По странному стечению обстоятельств ровно тридцать лет назад меня исключали из комсомола за то, что я не хотел верить, что моя мама враг народа. Мне было тогда девятнадцать лет. Ни мое участие в двух войнах, ни ранения, ни награды не могли смыть наложенного на меня клейма. Вплоть до XX съезда партии я был человеком второго сорта. Может быть, поэтому я так остро реагирую, когда мне представляется, что делаются попытки перечеркнуть решения XX и XXII съездов партии… Я защищал в письме себя, вас, любого гражданина от произвола и судебных ошибок, которыми так богато наше прошлое…

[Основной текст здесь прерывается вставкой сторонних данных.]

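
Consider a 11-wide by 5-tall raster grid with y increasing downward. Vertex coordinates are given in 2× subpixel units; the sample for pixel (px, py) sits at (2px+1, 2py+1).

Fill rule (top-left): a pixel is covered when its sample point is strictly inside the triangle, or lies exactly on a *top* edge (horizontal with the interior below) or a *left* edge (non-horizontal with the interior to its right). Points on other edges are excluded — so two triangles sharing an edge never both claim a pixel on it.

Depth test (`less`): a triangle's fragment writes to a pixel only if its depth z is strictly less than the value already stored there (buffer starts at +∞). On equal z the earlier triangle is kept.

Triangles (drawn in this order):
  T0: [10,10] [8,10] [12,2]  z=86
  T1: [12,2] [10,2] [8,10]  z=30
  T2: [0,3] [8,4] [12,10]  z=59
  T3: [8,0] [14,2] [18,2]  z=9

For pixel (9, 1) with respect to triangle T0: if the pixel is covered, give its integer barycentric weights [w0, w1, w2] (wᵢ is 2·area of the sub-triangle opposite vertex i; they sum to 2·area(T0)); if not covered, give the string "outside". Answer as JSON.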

Из выступления Б. Балтера на заседании бюро Фрунзенского РК КПСС 20 июня 1968 г., рассматривавшего его персональное дело.

Для Юшина сразу же стало ясно, что Балтер не из тех, кто станет каяться, признавать ошибки, выдавать «зачинщиков». А именно этого и добивались; ведь все «дела», допросы с пристрастием, расправы за письма протеста, адресованные руководителям страны, были акцией «устрашения», в этом был их смысл, — надо было заткнуть рот противникам подспудно, но твердо проводившейся ресталинизации. «Балтер — человек, убежденный в своей правоте, — подвел итог Юшин. — Его подпись — позиция. Все им сказанное — это его система взглядов, его кредо. Балтер хорошо понимает, что он сделал. Борис Исаакович и сегодня твердо стоит на своих позициях. Он не бросает слов на ветер. Сказанное им: „Судьей между нами будет время“, — фраза со значением. Письмо, подписанное им, больше, чем защита запутавшихся юнцов. Он придает письму смысл большой политической важности. Я считаю, что товарищи в „Юности“ хорошо и много сказали Балтеру, а вывод сделали слабый. Балтер где-то клевещет на нашу политическую жизнь. Он не может быть нашим единомышленником». По предложению Юшина бюро райкома единогласно исключило Балтера из партии…

Боюсь, как бы у читателей не создалось представления о Балтере как о человеке суровом, твердокаменном, аскетического склада. На самом деле внутренняя сила, командирская властность, фронтовая решительность уживались в нем с каким-то мальчишеством, с юношеской жадностью к жизни. У него была озорная улыбка — неожиданная для такого крупного, солидного, я бы даже сказал, почтенного вида человека. Вспоминая Бориса, я вижу его за шахматной доской — то торжествующего, предвкушающего близкую победу, то приунывшего — угроза поражения нависла над ним, то горячащегося: «Сколько можно предупреждать, что нельзя брать назад ход!». Вижу его за шахматами в Малеевке в холле перед библиотекой и кинозалом, в Коктебеле на пляже под палящим солнцем, в «Литературной газете» на Цветном бульваре, в комнате на шестом этаже, где размещался отдел русской литературы и где постоянно собирался самый разный литературный люд.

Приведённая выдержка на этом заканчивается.